Parket bij de Hoge Raad, 30-06-2017, ECLI:NL:PHR:2017:646, 16/05347
Parket bij de Hoge Raad, 30-06-2017, ECLI:NL:PHR:2017:646, 16/05347
Gegevens
- Instantie
- Parket bij de Hoge Raad
- Datum uitspraak
- 30 juni 2017
- Datum publicatie
- 14 juli 2017
- ECLI
- ECLI:NL:PHR:2017:646
- Formele relaties
- Arrest Hoge Raad: ECLI:NL:HR:2017:2450, Gevolgd
- Zaaknummer
- 16/05347
Inhoudsindicatie
Belanghebbende was in het jaar 2011 werkzaam voor een BV. Hij verrichtte daar (licht) administratief werk en gaf cursussen voor het bedienen van machines. Belanghebbende volgde eveneens in het jaar 2011 een aantal postacademische juridische cursussen. In zijn aangifte IB/PVV 2011 heeft hij de kosten van deze cursussen en van literatuur, kopiëren en mappen (in totaal een bedrag van € 13.764) als scholingsuitgaven in aftrek gebracht. De Inspecteur heeft bij het opleggen van de aanslag alleen de kosten van de cursussen (ad € 6.051 minus de drempel van € 500 is € 5.551) geaccepteerd als scholingsuitgaven. In beroep heeft de Inspecteur aangevoerd dat dit eigenlijk onterecht was.
In geschil is of (alle) door belanghebbende geclaimde kosten in aftrek kunnen worden gebracht als scholingsuitgaven.
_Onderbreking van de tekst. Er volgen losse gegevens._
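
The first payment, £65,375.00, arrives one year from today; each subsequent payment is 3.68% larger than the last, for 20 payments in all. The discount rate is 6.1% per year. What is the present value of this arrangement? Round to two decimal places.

Periodic rate r = 0.061 per year.
Growing ordinary annuity: PV = PMT₁ × [1 − ((1+g)/(1+r))^n] / (r − g) = 65,375 × [1 − ((1+0.0368)/(1+r))^20] / (r − 0.0368) = £998,549.09.

£998,549.09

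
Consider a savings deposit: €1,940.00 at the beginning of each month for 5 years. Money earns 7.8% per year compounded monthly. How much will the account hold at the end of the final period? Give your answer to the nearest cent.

This is an annuity due: 60 deposits of €1,940.00 at the beginning of each month.
Periodic rate r = 0.078/12 per month; n is counted in months.
FV = PMT × [((1+r)^n − 1)/r] × (1+r) = 1,940 × [(1+r)^60 − 1] / r × (1+r) = €142,726.17

€142,726.17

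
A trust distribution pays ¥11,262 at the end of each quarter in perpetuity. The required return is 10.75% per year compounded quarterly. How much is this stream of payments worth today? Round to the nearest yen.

¥419,051

Periodic rate r = 0.1075/4 per quarter.
Level perpetuity: PV = PMT / r = 11,262 / (0.1075/4) = ¥419,051.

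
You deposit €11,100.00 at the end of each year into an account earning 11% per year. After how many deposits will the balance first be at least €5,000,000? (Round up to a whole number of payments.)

38 payments

Periodic rate r = 0.11 per year.
Ordinary annuity FV: 5,000,000 = 11,100 × [((1+r)^n − 1)/r].
(1+r)^n = 1 + 5,000,000 × r / 11,100, so n = ln(1 + 5,000,000·r/11,100) / ln(1+r) = 37.59.
Round up to a whole number of payments: n = 38.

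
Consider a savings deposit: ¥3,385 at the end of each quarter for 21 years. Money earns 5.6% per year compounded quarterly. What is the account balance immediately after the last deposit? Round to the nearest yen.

¥535,568

This is an ordinary annuity: 84 deposits of ¥3,385 at the end of each quarter.
Periodic rate r = 0.056/4 per quarter; n is counted in quarters.
FV = PMT × [((1+r)^n − 1)/r] = 3,385 × [(1+r)^84 − 1] / r = ¥535,568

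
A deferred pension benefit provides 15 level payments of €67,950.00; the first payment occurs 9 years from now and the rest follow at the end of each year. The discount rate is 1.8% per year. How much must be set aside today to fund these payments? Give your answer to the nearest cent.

€768,432.19

Ordinary annuity of 15 payments, first payment at period 9.
Periodic rate r = 0.018 per year.
The ordinary-annuity PV formula values the stream one period before the first payment (period 8); discount that back 8 periods:
PV₀ = 67,950 × [1 − (1+r)^−15] / r × (1+r)^−8 = €768,432.19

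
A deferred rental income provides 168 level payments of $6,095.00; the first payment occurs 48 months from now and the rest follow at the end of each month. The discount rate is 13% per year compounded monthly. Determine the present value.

$283,580.58

Ordinary annuity of 168 payments, first payment at period 48.
Periodic rate r = 0.13/12 per month; n is counted in months.
The ordinary-annuity PV formula values the stream one period before the first payment (period 47); discount that back 47 periods:
PV₀ = 6,095 × [1 − (1+r)^−168] / r × (1+r)^−47 = $283,580.58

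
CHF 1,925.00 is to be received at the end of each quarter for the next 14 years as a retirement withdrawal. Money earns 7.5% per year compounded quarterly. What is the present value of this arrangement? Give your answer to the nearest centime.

This is an ordinary annuity: 56 payments of CHF 1,925.00 at the end of each quarter.
Periodic rate r = 0.075/4 per quarter; n is counted in quarters.
PV = PMT × [(1 − (1+r)^−n)/r] = 1,925 × [1 − (1+r)^−56] / r = CHF 66,388.72

CHF 66,388.72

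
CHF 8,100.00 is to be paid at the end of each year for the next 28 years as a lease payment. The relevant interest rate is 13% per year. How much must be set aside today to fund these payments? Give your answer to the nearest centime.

CHF 60,273.72

This is an ordinary annuity: 28 payments of CHF 8,100.00 at the end of each year.
Periodic rate r = 0.13 per year.
PV = PMT × [(1 − (1+r)^−n)/r] = 8,100 × [1 − (1+r)^−28] / r = CHF 60,273.72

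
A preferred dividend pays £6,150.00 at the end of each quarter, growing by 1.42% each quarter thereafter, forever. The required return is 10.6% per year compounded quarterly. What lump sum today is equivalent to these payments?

Periodic rate r = 0.106/4 per quarter.
Growing perpetuity (Gordon): PV = PMT₁ / (r − g) = 6,150 / (r − 0.0142) = £500,000.00.

£500,000.00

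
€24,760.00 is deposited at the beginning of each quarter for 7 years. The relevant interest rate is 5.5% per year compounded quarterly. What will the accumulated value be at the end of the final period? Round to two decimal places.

This is an annuity due: 28 deposits of €24,760.00 at the beginning of each quarter.
Periodic rate r = 0.055/4 per quarter; n is counted in quarters.
FV = PMT × [((1+r)^n − 1)/r] × (1+r) = 24,760 × [(1+r)^28 − 1] / r × (1+r) = €850,247.68

€850,247.68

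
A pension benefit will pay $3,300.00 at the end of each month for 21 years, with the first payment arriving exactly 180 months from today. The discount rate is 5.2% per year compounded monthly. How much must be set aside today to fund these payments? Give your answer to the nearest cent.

Ordinary annuity of 252 payments, first payment at period 180.
Periodic rate r = 0.052/12 per month; n is counted in months.
The ordinary-annuity PV formula values the stream one period before the first payment (period 179); discount that back 179 periods:
PV₀ = 3,300 × [1 − (1+r)^−252] / r × (1+r)^−179 = $233,076.93

$233,076.93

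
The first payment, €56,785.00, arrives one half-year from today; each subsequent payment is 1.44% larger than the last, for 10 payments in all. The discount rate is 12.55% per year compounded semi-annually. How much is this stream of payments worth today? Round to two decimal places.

€437,200.91

Periodic rate r = 0.1255/2 per half-year; n is counted in half-years.
Growing ordinary annuity: PV = PMT₁ × [1 − ((1+g)/(1+r))^n] / (r − g) = 56,785 × [1 − ((1+0.0144)/(1+r))^10] / (r − 0.0144) = €437,200.91.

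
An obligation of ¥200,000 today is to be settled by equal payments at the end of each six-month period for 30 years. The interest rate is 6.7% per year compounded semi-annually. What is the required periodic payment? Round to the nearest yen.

¥7,777

Level ordinary annuity; solve PV = PMT × [(1 − (1+r)^−n)/r] for PMT.
Periodic rate r = 0.067/2 per half-year; n is counted in half-years.
With n = 60: PMT = 200,000 / ([(1 − (1+r)^−n)/r]) = ¥7,777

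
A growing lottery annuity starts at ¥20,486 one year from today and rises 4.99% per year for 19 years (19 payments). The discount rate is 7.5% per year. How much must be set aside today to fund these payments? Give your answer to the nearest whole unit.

¥295,180

Periodic rate r = 0.075 per year.
Growing ordinary annuity: PV = PMT₁ × [1 − ((1+g)/(1+r))^n] / (r − g) = 20,486 × [1 − ((1+0.0499)/(1+r))^19] / (r − 0.0499) = ¥295,180.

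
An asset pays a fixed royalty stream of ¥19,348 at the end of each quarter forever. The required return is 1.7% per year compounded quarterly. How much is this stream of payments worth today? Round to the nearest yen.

¥4,552,471

Periodic rate r = 0.017/4 per quarter.
Level perpetuity: PV = PMT / r = 19,348 / (0.017/4) = ¥4,552,471.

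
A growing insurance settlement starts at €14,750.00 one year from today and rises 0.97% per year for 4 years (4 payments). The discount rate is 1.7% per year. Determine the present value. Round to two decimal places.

€57,392.12

Periodic rate r = 0.017 per year.
Growing ordinary annuity: PV = PMT₁ × [1 − ((1+g)/(1+r))^n] / (r − g) = 14,750 × [1 − ((1+0.0097)/(1+r))^4] / (r − 0.0097) = €57,392.12.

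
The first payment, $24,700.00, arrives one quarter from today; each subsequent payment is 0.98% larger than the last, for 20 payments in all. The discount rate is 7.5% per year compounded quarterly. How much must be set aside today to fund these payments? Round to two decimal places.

Periodic rate r = 0.075/4 per quarter; n is counted in quarters.
Growing ordinary annuity: PV = PMT₁ × [1 − ((1+g)/(1+r))^n] / (r − g) = 24,700 × [1 − ((1+0.0098)/(1+r))^20] / (r − 0.0098) = $446,493.30.

$446,493.30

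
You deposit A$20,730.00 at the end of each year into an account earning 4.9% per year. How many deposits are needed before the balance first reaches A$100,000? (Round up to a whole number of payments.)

5 payments

Periodic rate r = 0.049 per year.
Ordinary annuity FV: 100,000 = 20,730 × [((1+r)^n − 1)/r].
(1+r)^n = 1 + 100,000 × r / 20,730, so n = ln(1 + 100,000·r/20,730) / ln(1+r) = 4.44.
Round up to a whole number of payments: n = 5.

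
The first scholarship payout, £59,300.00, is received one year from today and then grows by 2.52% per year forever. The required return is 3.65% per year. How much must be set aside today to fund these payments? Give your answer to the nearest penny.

£5,247,787.61

Periodic rate r = 0.0365 per year.
Growing perpetuity (Gordon): PV = PMT₁ / (r − g) = 59,300 / (r − 0.0252) = £5,247,787.61.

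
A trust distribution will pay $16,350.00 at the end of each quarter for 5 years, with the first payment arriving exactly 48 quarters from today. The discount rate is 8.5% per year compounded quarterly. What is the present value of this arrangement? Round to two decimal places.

Ordinary annuity of 20 payments, first payment at period 48.
Periodic rate r = 0.085/4 per quarter; n is counted in quarters.
The ordinary-annuity PV formula values the stream one period before the first payment (period 47); discount that back 47 periods:
PV₀ = 16,350 × [1 − (1+r)^−20] / r × (1+r)^−47 = $98,319.90

$98,319.90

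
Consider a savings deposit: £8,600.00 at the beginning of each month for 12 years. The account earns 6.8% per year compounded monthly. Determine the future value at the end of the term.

£1,917,322.23

This is an annuity due: 144 deposits of £8,600.00 at the beginning of each month.
Periodic rate r = 0.068/12 per month; n is counted in months.
FV = PMT × [((1+r)^n − 1)/r] × (1+r) = 8,600 × [(1+r)^144 − 1] / r × (1+r) = £1,917,322.23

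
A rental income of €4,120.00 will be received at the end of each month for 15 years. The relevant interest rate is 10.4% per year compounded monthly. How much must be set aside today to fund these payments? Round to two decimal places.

This is an ordinary annuity: 180 payments of €4,120.00 at the end of each month.
Periodic rate r = 0.104/12 per month; n is counted in months.
PV = PMT × [(1 − (1+r)^−n)/r] = 4,120 × [1 − (1+r)^−180] / r = €374,815.48

€374,815.48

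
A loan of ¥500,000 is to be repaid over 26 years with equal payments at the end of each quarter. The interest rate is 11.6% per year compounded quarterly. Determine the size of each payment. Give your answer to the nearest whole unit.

Level ordinary annuity; solve PV = PMT × [(1 − (1+r)^−n)/r] for PMT.
Periodic rate r = 0.116/4 per quarter; n is counted in quarters.
With n = 104: PMT = 500,000 / ([(1 − (1+r)^−n)/r]) = ¥15,282

¥15,282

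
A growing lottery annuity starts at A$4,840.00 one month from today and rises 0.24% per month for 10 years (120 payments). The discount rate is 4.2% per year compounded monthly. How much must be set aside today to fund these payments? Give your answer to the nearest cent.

Periodic rate r = 0.042/12 per month; n is counted in months.
Growing ordinary annuity: PV = PMT₁ × [1 − ((1+g)/(1+r))^n] / (r − g) = 4,840 × [1 − ((1+0.0024)/(1+r))^120] / (r − 0.0024) = A$542,602.31.

A$542,602.31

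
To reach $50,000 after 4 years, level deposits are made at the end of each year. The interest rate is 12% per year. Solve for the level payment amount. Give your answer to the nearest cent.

$10,461.72

Level ordinary annuity; solve FV = PMT × [((1+r)^n − 1)/r] for PMT.
Periodic rate r = 0.12 per year.
With n = 4: PMT = 50,000 / ([((1+r)^n − 1)/r]) = $10,461.72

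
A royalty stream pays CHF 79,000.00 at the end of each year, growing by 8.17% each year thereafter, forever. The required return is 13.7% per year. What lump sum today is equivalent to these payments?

CHF 1,428,571.43

Periodic rate r = 0.137 per year.
Growing perpetuity (Gordon): PV = PMT₁ / (r − g) = 79,000 / (r − 0.0817) = CHF 1,428,571.43.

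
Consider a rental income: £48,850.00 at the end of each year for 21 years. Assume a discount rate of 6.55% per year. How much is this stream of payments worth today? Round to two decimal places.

£549,012.57

This is an ordinary annuity: 21 payments of £48,850.00 at the end of each year.
Periodic rate r = 0.0655 per year.
PV = PMT × [(1 − (1+r)^−n)/r] = 48,850 × [1 − (1+r)^−21] / r = £549,012.57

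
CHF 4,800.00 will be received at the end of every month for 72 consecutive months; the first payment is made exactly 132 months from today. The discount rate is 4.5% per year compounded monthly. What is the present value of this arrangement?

Ordinary annuity of 72 payments, first payment at period 132.
Periodic rate r = 0.045/12 per month; n is counted in months.
The ordinary-annuity PV formula values the stream one period before the first payment (period 131); discount that back 131 periods:
PV₀ = 4,800 × [1 − (1+r)^−72] / r × (1+r)^−131 = CHF 185,185.05

CHF 185,185.05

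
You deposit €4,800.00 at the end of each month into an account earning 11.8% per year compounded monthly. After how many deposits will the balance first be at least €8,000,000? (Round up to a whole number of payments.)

Periodic rate r = 0.118/12 per month; n is counted in months.
Ordinary annuity FV: 8,000,000 = 4,800 × [((1+r)^n − 1)/r].
(1+r)^n = 1 + 8,000,000 × r / 4,800, so n = ln(1 + 8,000,000·r/4,800) / ln(1+r) = 291.85.
Round up to a whole number of payments: n = 292.

292 payments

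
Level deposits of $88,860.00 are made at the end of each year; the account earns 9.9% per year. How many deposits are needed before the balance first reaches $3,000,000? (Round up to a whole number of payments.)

16 payments

Periodic rate r = 0.099 per year.
Ordinary annuity FV: 3,000,000 = 88,860 × [((1+r)^n − 1)/r].
(1+r)^n = 1 + 3,000,000 × r / 88,860, so n = ln(1 + 3,000,000·r/88,860) / ln(1+r) = 15.56.
Round up to a whole number of payments: n = 16.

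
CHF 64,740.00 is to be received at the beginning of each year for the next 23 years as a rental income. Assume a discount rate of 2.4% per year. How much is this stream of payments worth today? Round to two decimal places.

This is an annuity due: 23 payments of CHF 64,740.00 at the beginning of each year.
Periodic rate r = 0.024 per year.
PV = PMT × [(1 − (1+r)^−n)/r] × (1+r) = 64,740 × [1 − (1+r)^−23] / r × (1+r) = CHF 1,161,346.63

CHF 1,161,346.63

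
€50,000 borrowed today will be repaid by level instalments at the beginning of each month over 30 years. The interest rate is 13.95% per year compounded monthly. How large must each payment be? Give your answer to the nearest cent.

€583.67

Level annuity due; solve PV = PMT × [(1 − (1+r)^−n)/r] × (1+r) for PMT.
Periodic rate r = 0.1395/12 per month; n is counted in months.
With n = 360: PMT = 50,000 / ([(1 − (1+r)^−n)/r] × (1+r)) = €583.67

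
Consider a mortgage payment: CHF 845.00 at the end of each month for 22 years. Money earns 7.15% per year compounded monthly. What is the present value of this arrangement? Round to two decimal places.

This is an ordinary annuity: 264 payments of CHF 845.00 at the end of each month.
Periodic rate r = 0.0715/12 per month; n is counted in months.
PV = PMT × [(1 − (1+r)^−n)/r] = 845 × [1 − (1+r)^−264] / r = CHF 112,264.35

CHF 112,264.35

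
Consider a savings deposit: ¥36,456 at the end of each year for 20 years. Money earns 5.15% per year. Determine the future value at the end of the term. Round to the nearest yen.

¥1,224,740

This is an ordinary annuity: 20 deposits of ¥36,456 at the end of each year.
Periodic rate r = 0.0515 per year.
FV = PMT × [((1+r)^n − 1)/r] = 36,456 × [(1+r)^20 − 1] / r = ¥1,224,740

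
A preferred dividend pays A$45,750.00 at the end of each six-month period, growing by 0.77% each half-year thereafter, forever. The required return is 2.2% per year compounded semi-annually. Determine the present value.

Periodic rate r = 0.022/2 per half-year.
Growing perpetuity (Gordon): PV = PMT₁ / (r − g) = 45,750 / (r − 0.0077) = A$13,863,636.36.

A$13,863,636.36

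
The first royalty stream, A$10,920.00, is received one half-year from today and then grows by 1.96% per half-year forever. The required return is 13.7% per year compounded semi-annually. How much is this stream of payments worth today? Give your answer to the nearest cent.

Periodic rate r = 0.137/2 per half-year.
Growing perpetuity (Gordon): PV = PMT₁ / (r − g) = 10,920 / (r − 0.0196) = A$223,312.88.

A$223,312.88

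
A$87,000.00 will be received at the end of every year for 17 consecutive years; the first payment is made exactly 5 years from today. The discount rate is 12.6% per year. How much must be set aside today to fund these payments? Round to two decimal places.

Ordinary annuity of 17 payments, first payment at period 5.
Periodic rate r = 0.126 per year.
The ordinary-annuity PV formula values the stream one period before the first payment (period 4); discount that back 4 periods:
PV₀ = 87,000 × [1 − (1+r)^−17] / r × (1+r)^−4 = A$372,404.48

A$372,404.48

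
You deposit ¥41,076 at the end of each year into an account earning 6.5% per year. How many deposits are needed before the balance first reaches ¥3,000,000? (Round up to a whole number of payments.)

Periodic rate r = 0.065 per year.
Ordinary annuity FV: 3,000,000 = 41,076 × [((1+r)^n − 1)/r].
(1+r)^n = 1 + 3,000,000 × r / 41,076, so n = ln(1 + 3,000,000·r/41,076) / ln(1+r) = 27.77.
Round up to a whole number of payments: n = 28.

28 payments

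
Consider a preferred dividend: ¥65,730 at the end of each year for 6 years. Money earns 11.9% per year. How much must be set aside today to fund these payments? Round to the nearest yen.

¥271,010

This is an ordinary annuity: 6 payments of ¥65,730 at the end of each year.
Periodic rate r = 0.119 per year.
PV = PMT × [(1 − (1+r)^−n)/r] = 65,730 × [1 − (1+r)^−6] / r = ¥271,010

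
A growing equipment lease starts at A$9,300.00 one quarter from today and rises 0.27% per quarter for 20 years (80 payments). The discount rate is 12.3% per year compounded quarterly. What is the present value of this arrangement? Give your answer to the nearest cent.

Periodic rate r = 0.123/4 per quarter; n is counted in quarters.
Growing ordinary annuity: PV = PMT₁ × [1 − ((1+g)/(1+r))^n] / (r − g) = 9,300 × [1 − ((1+0.0027)/(1+r))^80] / (r − 0.0027) = A$295,078.45.

A$295,078.45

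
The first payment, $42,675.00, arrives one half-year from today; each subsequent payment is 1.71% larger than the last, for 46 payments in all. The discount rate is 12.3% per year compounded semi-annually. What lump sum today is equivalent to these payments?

$826,501.01

Periodic rate r = 0.123/2 per half-year; n is counted in half-years.
Growing ordinary annuity: PV = PMT₁ × [1 − ((1+g)/(1+r))^n] / (r − g) = 42,675 × [1 − ((1+0.0171)/(1+r))^46] / (r − 0.0171) = $826,501.01.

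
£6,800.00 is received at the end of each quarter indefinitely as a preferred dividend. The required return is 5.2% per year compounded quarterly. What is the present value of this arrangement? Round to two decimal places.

Periodic rate r = 0.052/4 per quarter.
Level perpetuity: PV = PMT / r = 6,800 / (0.052/4) = £523,076.92.

£523,076.92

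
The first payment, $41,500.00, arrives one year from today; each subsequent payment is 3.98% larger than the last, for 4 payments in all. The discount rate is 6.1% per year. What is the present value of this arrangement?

$151,829.06

Periodic rate r = 0.061 per year.
Growing ordinary annuity: PV = PMT₁ × [1 − ((1+g)/(1+r))^n] / (r − g) = 41,500 × [1 − ((1+0.0398)/(1+r))^4] / (r − 0.0398) = $151,829.06.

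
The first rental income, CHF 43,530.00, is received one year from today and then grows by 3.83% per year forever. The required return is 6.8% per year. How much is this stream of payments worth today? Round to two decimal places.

CHF 1,465,656.57

Periodic rate r = 0.068 per year.
Growing perpetuity (Gordon): PV = PMT₁ / (r − g) = 43,530 / (r − 0.0383) = CHF 1,465,656.57.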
De Rechtbank heeft geoordeeld dat belanghebbende niet erin is geslaagd om aannemelijk te maken dat de door hem geclaimde kosten scholingsuitgaven betreffen als bedoeld in artikel 6.27 Wet IB 2001. Weliswaar heeft belanghebbende aannemelijk gemaakt dat hij de cursussen volgde met het oogmerk om daarmee inkomen te verwerven, maar niet dat hij in redelijkheid kon verwachten dat dit oogmerk na voltooiing van de cursussen verwezenlijkt kon worden. Hetgeen belanghebbende heeft aangevoerd (waaronder een order in 2015), achtte de Rechtbank onvoldoende om te kunnen spreken van een redelijke verwachting als bedoeld in 2011.
Het Hof heeft de oordelen van de rechtbank en de gronden waarop deze berusten onderschreven. Daaraan heeft het Hof toegevoegd dat uit de tekst en wetsgeschiedenis van artikel 6.27 Wet IB 2001 volgt dat de opleiding ook mag zijn gevolgd met het oog op het op peil houden of verbeteren van kennis en vaardigheden die belanghebbende nodig heeft voor het behouden van inkomen. Het Hof oordeelde dat gesteld noch gebleken is dat belanghebbende de cursussen heeft gevolgd met het oog op behoud van betaald werk.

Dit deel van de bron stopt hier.